Regional_economic_community,Min_Water_Access,Avg_Water_Access,Max_Water_Access
Not Classified,38.33,89.864108,100.0
UMA,66.67,88.233,100.0
SADC,50.33,75.813049,100.0
ECOWAS,53.33,70.789286,87.33


##  Summary

We now have a **summarised report** by the **Regional Economic Community (REC)**, showcasing the **minimum**, **average**, and **maximum** values of *managed drinking water services* for each region.

This analysis highlights how access to clean and safe drinking water varies across Africa’s major economic communities — **SADC**, **UMA**, and **ECOWAS** — as well as countries not yet classified under these groups.

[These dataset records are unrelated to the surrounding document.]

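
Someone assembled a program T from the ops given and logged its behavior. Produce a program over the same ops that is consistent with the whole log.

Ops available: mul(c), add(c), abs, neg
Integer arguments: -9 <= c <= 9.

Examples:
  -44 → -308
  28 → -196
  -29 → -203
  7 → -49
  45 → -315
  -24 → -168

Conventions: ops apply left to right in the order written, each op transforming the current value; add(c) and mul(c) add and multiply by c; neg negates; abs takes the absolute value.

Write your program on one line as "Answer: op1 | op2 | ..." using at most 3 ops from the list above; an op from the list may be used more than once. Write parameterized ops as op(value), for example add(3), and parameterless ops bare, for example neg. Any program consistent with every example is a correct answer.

abs | neg | mul(7)

Check, running the answer program on each example:
  -44 -> 44 -> -44 -> -308
  28 -> 28 -> -28 -> -196
  -29 -> 29 -> -29 -> -203
  7 -> 7 -> -7 -> -49
  45 -> 45 -> -45 -> -315
  -24 -> 24 -> -24 -> -168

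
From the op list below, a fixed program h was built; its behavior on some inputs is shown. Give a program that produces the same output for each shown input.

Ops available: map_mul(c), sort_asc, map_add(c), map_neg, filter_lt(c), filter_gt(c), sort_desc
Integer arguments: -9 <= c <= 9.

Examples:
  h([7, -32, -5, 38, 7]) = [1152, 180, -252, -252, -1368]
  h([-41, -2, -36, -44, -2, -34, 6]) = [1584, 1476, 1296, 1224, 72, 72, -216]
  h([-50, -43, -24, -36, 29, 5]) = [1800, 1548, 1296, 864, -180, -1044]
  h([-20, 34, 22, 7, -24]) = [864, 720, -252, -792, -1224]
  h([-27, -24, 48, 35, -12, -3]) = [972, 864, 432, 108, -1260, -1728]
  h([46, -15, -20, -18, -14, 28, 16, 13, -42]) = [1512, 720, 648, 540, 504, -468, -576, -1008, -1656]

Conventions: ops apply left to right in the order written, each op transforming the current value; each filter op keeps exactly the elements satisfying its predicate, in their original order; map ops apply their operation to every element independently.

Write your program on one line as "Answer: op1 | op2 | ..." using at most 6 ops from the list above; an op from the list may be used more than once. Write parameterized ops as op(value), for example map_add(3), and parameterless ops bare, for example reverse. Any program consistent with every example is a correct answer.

sort_asc | map_mul(6) | sort_desc | map_mul(-6) | sort_desc

Check, running the answer program on each example:
  [7, -32, -5, 38, 7] -> [-32, -5, 7, 7, 38] -> [-192, -30, 42, 42, 228] -> [228, 42, 42, -30, -192] -> [-1368, -252, -252, 180, 1152] -> [1152, 180, -252, -252, -1368]
  [-41, -2, -36, -44, -2, -34, 6] -> [-44, -41, -36, -34, -2, -2, 6] -> [-264, -246, -216, -204, -12, -12, 36] -> [36, -12, -12, -204, -216, -246, -264] -> [-216, 72, 72, 1224, 1296, 1476, 1584] -> [1584, 1476, 1296, 1224, 72, 72, -216]
  [-50, -43, -24, -36, 29, 5] -> [-50, -43, -36, -24, 5, 29] -> [-300, -258, -216, -144, 30, 174] -> [174, 30, -144, -216, -258, -300] -> [-1044, -180, 864, 1296, 1548, 1800] -> [1800, 1548, 1296, 864, -180, -1044]
  [-20, 34, 22, 7, -24] -> [-24, -20, 7, 22, 34] -> [-144, -120, 42, 132, 204] -> [204, 132, 42, -120, -144] -> [-1224, -792, -252, 720, 864] -> [864, 720, -252, -792, -1224]
  [-27, -24, 48, 35, -12, -3] -> [-27, -24, -12, -3, 35, 48] -> [-162, -144, -72, -18, 210, 288] -> [288, 210, -18, -72, -144, -162] -> [-1728, -1260, 108, 432, 864, 972] -> [972, 864, 432, 108, -1260, -1728]
  [46, -15, -20, -18, -14, 28, 16, 13, -42] -> [-42, -20, -18, -15, -14, 13, 16, 28, 46] -> [-252, -120, -108, -90, -84, 78, 96, 168, 276] -> [276, 168, 96, 78, -84, -90, -108, -120, -252] -> [-1656, -1008, -576, -468, 504, 540, 648, 720, 1512] -> [1512, 720, 648, 540, 504, -468, -576, -1008, -1656]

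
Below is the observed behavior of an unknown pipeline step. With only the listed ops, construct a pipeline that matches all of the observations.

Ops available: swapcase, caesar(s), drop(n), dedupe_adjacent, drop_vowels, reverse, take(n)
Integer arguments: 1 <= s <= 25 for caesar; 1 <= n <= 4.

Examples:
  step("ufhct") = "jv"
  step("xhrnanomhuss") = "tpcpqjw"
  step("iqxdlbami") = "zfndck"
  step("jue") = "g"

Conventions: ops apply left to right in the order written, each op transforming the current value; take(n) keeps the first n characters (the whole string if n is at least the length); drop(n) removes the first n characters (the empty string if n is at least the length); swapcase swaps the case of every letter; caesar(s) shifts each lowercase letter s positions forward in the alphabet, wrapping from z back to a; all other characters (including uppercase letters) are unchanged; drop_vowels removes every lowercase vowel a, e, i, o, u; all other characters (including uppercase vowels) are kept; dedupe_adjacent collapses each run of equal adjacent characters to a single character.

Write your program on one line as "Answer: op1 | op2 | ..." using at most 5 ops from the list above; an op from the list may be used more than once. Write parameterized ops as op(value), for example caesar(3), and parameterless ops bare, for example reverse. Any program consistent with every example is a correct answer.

caesar(24) | drop(2) | caesar(4) | drop_vowels

Check, running the answer program on each example:
  "ufhct" -> "sdfar" -> "far" -> "jev" -> "jv"
  "xhrnanomhuss" -> "vfplylmkfsqq" -> "plylmkfsqq" -> "tpcpqojwuu" -> "tpcpqjw"
  "iqxdlbami" -> "govbjzykg" -> "vbjzykg" -> "zfndcok" -> "zfndck"
  "jue" -> "hsc" -> "c" -> "g" -> "g"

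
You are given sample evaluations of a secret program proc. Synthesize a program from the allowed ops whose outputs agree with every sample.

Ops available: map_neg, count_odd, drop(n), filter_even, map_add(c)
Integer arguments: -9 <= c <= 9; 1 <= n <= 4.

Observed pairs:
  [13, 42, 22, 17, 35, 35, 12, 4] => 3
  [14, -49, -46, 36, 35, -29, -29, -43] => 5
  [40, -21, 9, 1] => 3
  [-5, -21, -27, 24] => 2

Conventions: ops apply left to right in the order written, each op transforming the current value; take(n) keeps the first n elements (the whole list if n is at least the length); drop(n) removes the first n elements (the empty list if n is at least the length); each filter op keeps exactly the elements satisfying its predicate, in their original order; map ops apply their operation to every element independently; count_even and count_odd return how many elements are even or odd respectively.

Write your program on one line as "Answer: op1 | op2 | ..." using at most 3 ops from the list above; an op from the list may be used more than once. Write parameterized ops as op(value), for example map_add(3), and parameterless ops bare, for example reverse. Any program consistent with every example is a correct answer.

drop(1) | map_add(4) | count_odd

Check, running the answer program on each example:
  [13, 42, 22, 17, 35, 35, 12, 4] -> [42, 22, 17, 35, 35, 12, 4] -> [46, 26, 21, 39, 39, 16, 8] -> 3
  [14, -49, -46, 36, 35, -29, -29, -43] -> [-49, -46, 36, 35, -29, -29, -43] -> [-45, -42, 40, 39, -25, -25, -39] -> 5
  [40, -21, 9, 1] -> [-21, 9, 1] -> [-17, 13, 5] -> 3
  [-5, -21, -27, 24] -> [-21, -27, 24] -> [-17, -23, 28] -> 2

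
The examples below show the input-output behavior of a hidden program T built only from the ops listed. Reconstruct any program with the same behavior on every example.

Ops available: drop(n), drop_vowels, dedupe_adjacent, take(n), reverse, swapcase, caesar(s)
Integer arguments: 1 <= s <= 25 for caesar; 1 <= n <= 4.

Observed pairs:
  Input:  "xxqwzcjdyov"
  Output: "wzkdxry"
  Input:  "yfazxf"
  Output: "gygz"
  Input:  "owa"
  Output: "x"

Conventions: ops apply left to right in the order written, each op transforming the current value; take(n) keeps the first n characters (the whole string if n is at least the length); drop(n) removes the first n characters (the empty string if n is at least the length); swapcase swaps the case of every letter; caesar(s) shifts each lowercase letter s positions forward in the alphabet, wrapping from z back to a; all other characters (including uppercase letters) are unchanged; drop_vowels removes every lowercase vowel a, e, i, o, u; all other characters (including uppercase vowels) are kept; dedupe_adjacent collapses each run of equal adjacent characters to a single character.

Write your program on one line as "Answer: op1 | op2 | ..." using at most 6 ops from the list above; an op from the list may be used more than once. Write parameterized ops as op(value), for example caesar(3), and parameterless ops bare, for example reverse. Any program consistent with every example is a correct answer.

dedupe_adjacent | drop_vowels | reverse | caesar(1) | drop_vowels

Check, running the answer program on each example:
  "xxqwzcjdyov" -> "xqwzcjdyov" -> "xqwzcjdyv" -> "vydjczwqx" -> "wzekdaxry" -> "wzkdxry"
  "yfazxf" -> "yfazxf" -> "yfzxf" -> "fxzfy" -> "gyagz" -> "gygz"
  "owa" -> "owa" -> "w" -> "w" -> "x" -> "x"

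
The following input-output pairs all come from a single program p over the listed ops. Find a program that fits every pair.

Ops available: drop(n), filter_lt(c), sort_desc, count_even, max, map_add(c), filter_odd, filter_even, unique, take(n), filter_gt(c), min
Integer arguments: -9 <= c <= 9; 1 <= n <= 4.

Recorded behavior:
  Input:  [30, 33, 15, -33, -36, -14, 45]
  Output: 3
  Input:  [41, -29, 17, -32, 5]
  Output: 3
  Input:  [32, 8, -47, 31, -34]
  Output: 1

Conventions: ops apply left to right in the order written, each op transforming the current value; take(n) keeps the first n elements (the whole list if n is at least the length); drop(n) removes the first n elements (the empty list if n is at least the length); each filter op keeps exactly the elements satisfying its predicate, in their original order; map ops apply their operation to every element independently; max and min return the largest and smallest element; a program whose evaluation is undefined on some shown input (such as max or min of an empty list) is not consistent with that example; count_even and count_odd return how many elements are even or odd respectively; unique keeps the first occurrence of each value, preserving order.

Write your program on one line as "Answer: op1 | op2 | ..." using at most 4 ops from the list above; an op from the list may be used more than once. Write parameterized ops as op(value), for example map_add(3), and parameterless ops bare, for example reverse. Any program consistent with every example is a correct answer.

sort_desc | map_add(7) | filter_gt(3) | count_even

Check, running the answer program on each example:
  [30, 33, 15, -33, -36, -14, 45] -> [45, 33, 30, 15, -14, -33, -36] -> [52, 40, 37, 22, -7, -26, -29] -> [52, 40, 37, 22] -> 3
  [41, -29, 17, -32, 5] -> [41, 17, 5, -29, -32] -> [48, 24, 12, -22, -25] -> [48, 24, 12] -> 3
  [32, 8, -47, 31, -34] -> [32, 31, 8, -34, -47] -> [39, 38, 15, -27, -40] -> [39, 38, 15] -> 1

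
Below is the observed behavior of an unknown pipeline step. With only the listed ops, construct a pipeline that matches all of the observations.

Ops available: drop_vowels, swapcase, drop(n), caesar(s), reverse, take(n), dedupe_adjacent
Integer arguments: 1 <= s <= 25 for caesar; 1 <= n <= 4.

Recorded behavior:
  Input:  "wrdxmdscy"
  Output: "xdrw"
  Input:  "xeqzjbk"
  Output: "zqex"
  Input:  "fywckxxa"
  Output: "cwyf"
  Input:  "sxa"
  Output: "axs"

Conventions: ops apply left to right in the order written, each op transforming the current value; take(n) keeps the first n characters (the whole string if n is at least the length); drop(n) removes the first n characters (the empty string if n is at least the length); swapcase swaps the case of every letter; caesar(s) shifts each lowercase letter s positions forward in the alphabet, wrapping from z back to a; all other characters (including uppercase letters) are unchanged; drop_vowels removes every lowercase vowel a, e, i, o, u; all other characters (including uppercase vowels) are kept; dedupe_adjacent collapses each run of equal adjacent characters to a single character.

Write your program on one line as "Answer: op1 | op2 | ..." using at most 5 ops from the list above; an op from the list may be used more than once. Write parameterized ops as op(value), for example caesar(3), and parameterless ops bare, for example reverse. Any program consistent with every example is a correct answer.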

By combining the `CASE` statement with `GROUP BY` and aggregate functions, we’ve learned how to:
- Categorize data dynamically based on conditions.
- Compute summary statistics for each category.
- Generate regional insights that can inform broader development discussions.

This skill is particularly valuable in **data analysis and policymaking**, where grouping and aggregation reveal trends that raw data alone cannot show.